Consult with your primary care physician, OBGYN, and dietitian to design a meal plan that’ll make sure that you get plenty of vitamins and minerals, all while staying away from gluten.
Generally speaking, here’s what you need to eat when you are pregnant with celiac disease:
(i) Folic acid: It’s required particularly during the first trimester. Folic acid is needed for building healthy cells, and it helps prevent the development of defects in your unborn baby.
You can get plenty of folic acid by loading up on broccoli, citrus fruits, peanuts, dark leafy greens, asparagus, avocado, and beans, especially black, pinto & lentils.
Unfortunately, most gluten-free food products aren’t fortified with folic acid, so you have to supplement during pregnancy.
(ii) Zinc and Copper: Both minerals are essential for pregnancy and fertility in women. During pregnancy, eat cashews, yogurt, beans, pork, beef, and oysters because they are rich in zinc and copper.
(iii) Iron: lamb, beef, dark leafy greens, broccoli, peas, sweet potatoes, and spinach are very rich in iron. Even though meat boasts twice to thrice more iron than fruits/veggies, you need vitamin C because it helps in the absorption of iron and folic acid.
(iv) Omega-3 fatty acids: It’s important for the brain development of your child. Take sardines, lake trout, tuna, salmon and other oily fish as they’re all rich in omega-3 fatty acids.
Ensure that your fish is mercury-free. Otherwise, you can use supplements.
(v) Magnesium, Vitamin D and Calcium: Pregnancy can take a toll on your bones. You need these vitamins and minerals to improve your bone density.
If you are lactose intolerant, you may have to stick with leafy greens, calcium-fortified drinks, and canned fish.
Managing celiac disease when you are pregnant can be a big challenge.

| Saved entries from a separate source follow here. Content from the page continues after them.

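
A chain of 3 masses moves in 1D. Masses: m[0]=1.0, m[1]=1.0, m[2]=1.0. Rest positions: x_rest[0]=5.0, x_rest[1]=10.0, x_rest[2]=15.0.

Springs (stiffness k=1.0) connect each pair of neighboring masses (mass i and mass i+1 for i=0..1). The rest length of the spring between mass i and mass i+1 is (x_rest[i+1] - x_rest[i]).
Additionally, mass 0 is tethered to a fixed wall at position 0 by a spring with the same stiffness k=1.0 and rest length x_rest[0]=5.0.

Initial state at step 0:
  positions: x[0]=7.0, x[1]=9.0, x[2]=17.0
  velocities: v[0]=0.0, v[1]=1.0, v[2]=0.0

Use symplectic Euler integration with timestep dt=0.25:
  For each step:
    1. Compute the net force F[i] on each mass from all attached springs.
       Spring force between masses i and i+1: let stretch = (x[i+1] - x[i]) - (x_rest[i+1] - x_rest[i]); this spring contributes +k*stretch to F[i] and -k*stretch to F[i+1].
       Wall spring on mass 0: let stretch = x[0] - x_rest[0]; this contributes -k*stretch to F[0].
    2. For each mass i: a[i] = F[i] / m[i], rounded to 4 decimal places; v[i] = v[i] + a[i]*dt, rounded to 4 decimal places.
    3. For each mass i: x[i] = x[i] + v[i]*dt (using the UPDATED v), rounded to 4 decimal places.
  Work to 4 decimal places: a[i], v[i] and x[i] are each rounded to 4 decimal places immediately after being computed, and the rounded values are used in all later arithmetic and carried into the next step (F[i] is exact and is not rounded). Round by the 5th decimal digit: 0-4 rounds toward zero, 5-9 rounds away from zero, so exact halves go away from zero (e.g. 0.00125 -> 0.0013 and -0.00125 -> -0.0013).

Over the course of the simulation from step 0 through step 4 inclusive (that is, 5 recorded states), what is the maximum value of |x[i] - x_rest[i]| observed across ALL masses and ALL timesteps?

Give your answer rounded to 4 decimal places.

Answer: 2.4075

Derivation:
Step 0: x=[7.0000 9.0000 17.0000] v=[0.0000 1.0000 0.0000]
Step 1: x=[6.6875 9.6250 16.8125] v=[-1.2500 2.5000 -0.7500]
Step 2: x=[6.1406 10.5156 16.4883] v=[-2.1875 3.5625 -1.2969]
Step 3: x=[5.4834 11.5061 16.1033] v=[-2.6289 3.9619 -1.5401]
Step 4: x=[4.8599 12.4075 15.7435] v=[-2.4941 3.6055 -1.4394]
Max displacement = 2.4075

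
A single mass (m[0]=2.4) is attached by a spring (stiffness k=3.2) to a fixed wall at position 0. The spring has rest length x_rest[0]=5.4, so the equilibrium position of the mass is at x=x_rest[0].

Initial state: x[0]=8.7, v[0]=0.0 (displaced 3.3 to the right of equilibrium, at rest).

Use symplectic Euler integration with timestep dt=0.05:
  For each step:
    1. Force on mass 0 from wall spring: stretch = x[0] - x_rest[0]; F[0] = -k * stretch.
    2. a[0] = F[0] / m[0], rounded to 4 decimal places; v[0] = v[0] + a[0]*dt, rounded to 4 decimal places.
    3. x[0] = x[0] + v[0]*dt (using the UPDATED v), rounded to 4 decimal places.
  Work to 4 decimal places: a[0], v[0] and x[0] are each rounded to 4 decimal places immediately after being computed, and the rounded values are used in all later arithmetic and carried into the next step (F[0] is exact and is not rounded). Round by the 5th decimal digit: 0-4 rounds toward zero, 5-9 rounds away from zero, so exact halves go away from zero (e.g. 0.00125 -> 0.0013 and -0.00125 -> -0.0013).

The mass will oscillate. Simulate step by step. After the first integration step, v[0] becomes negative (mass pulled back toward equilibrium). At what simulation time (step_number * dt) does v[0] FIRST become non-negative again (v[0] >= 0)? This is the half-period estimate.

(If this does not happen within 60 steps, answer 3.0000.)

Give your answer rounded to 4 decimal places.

Step 0: x=[8.7000] v=[0.0000]
Step 1: x=[8.6890] v=[-0.2200]
Step 2: x=[8.6670] v=[-0.4393]
Step 3: x=[8.6341] v=[-0.6571]
Step 4: x=[8.5905] v=[-0.8727]
Step 5: x=[8.5362] v=[-1.0854]
Step 6: x=[8.4715] v=[-1.2945]
Step 7: x=[8.3965] v=[-1.4993]
Step 8: x=[8.3115] v=[-1.6991]
Step 9: x=[8.2168] v=[-1.8932]
Step 10: x=[8.1128] v=[-2.0810]
Step 11: x=[7.9997] v=[-2.2619]
Step 12: x=[7.8779] v=[-2.4352]
Step 13: x=[7.7479] v=[-2.6004]
Step 14: x=[7.6101] v=[-2.7569]
Step 15: x=[7.4649] v=[-2.9042]
Step 16: x=[7.3128] v=[-3.0419]
Step 17: x=[7.1543] v=[-3.1694]
Step 18: x=[6.9900] v=[-3.2864]
Step 19: x=[6.8204] v=[-3.3924]
Step 20: x=[6.6460] v=[-3.4871]
Step 21: x=[6.4675] v=[-3.5702]
Step 22: x=[6.2854] v=[-3.6414]
Step 23: x=[6.1004] v=[-3.7004]
Step 24: x=[5.9130] v=[-3.7471]
Step 25: x=[5.7239] v=[-3.7813]
Step 26: x=[5.5338] v=[-3.8029]
Step 27: x=[5.3432] v=[-3.8118]
Step 28: x=[5.1528] v=[-3.8080]
Step 29: x=[4.9632] v=[-3.7915]
Step 30: x=[4.7751] v=[-3.7624]
Step 31: x=[4.5891] v=[-3.7207]
Step 32: x=[4.4058] v=[-3.6666]
Step 33: x=[4.2258] v=[-3.6003]
Step 34: x=[4.0497] v=[-3.5220]
Step 35: x=[3.8781] v=[-3.4320]
Step 36: x=[3.7116] v=[-3.3305]
Step 37: x=[3.5507] v=[-3.2179]
Step 38: x=[3.3960] v=[-3.0946]
Step 39: x=[3.2480] v=[-2.9610]
Step 40: x=[3.1071] v=[-2.8175]
Step 41: x=[2.9739] v=[-2.6646]
Step 42: x=[2.8488] v=[-2.5029]
Step 43: x=[2.7322] v=[-2.3328]
Step 44: x=[2.6245] v=[-2.1549]
Step 45: x=[2.5260] v=[-1.9699]
Step 46: x=[2.4371] v=[-1.7783]
Step 47: x=[2.3581] v=[-1.5808]
Step 48: x=[2.2892] v=[-1.3780]
Step 49: x=[2.2307] v=[-1.1706]
Step 50: x=[2.1827] v=[-0.9593]
Step 51: x=[2.1455] v=[-0.7448]
Step 52: x=[2.1191] v=[-0.5278]
Step 53: x=[2.1036] v=[-0.3091]
Step 54: x=[2.0991] v=[-0.0893]
Step 55: x=[2.1056] v=[0.1308]
First v>=0 after going negative at step 55, time=2.7500

Answer: 2.7500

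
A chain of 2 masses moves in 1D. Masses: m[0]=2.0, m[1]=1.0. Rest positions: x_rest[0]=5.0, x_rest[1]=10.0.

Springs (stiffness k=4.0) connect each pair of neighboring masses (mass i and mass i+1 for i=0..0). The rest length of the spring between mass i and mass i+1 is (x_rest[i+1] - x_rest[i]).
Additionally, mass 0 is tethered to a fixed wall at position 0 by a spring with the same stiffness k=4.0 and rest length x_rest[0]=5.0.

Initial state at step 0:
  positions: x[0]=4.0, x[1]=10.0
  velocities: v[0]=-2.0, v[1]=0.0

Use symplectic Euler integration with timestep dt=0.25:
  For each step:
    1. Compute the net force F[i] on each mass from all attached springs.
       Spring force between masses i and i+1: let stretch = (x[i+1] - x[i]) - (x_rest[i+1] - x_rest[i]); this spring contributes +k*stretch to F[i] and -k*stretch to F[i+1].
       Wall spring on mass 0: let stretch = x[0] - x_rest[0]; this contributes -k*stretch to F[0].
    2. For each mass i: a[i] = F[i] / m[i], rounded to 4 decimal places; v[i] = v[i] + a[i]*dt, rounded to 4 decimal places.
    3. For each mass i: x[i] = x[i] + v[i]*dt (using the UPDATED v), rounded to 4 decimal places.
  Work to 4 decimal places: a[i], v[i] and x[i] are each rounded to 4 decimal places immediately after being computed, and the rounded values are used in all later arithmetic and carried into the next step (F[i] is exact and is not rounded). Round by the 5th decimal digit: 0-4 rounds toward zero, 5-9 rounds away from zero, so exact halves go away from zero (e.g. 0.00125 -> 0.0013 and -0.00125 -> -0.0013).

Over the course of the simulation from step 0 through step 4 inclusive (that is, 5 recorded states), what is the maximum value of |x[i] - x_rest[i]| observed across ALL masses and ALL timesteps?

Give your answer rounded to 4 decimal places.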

Going on a strict gluten-free diet helps address symptoms of celiac disease and prevent further damage to your body. However, this diet may be short on critical vitamins and nutrients for pregnancy, such as iron, folic acid, magnesium, zinc, and vitamin D.
Celiac damage on the small intestine also causes malabsorption of these nutrients. Celiac disease may affect your pregnancy as well.
If left untreated, celiac disease may increase your chances of developing serious pregnancy complications and problems, ranging from miscarriage and infertility to low birth weight and preterm delivery.
For instance, one Italian study showed that 65 percent of celiac women develop at least one pregnancy problem or reproductive disorder.
These risks differ depending on whether a woman has been diagnosed with celiac prior to pregnancy. The sooner you get confirmation of celiac, the earlier you go on a gluten-free diet, preventing more possible complications.
If you have celiac disease, you must eat a diet rich in folic acid, calcium, magnesium, zinc, iron, and omega-3 fatty acids. Make sure you load up on leafy greens, fish without mercury, beans, broccoli, citrus fruits, and spinach.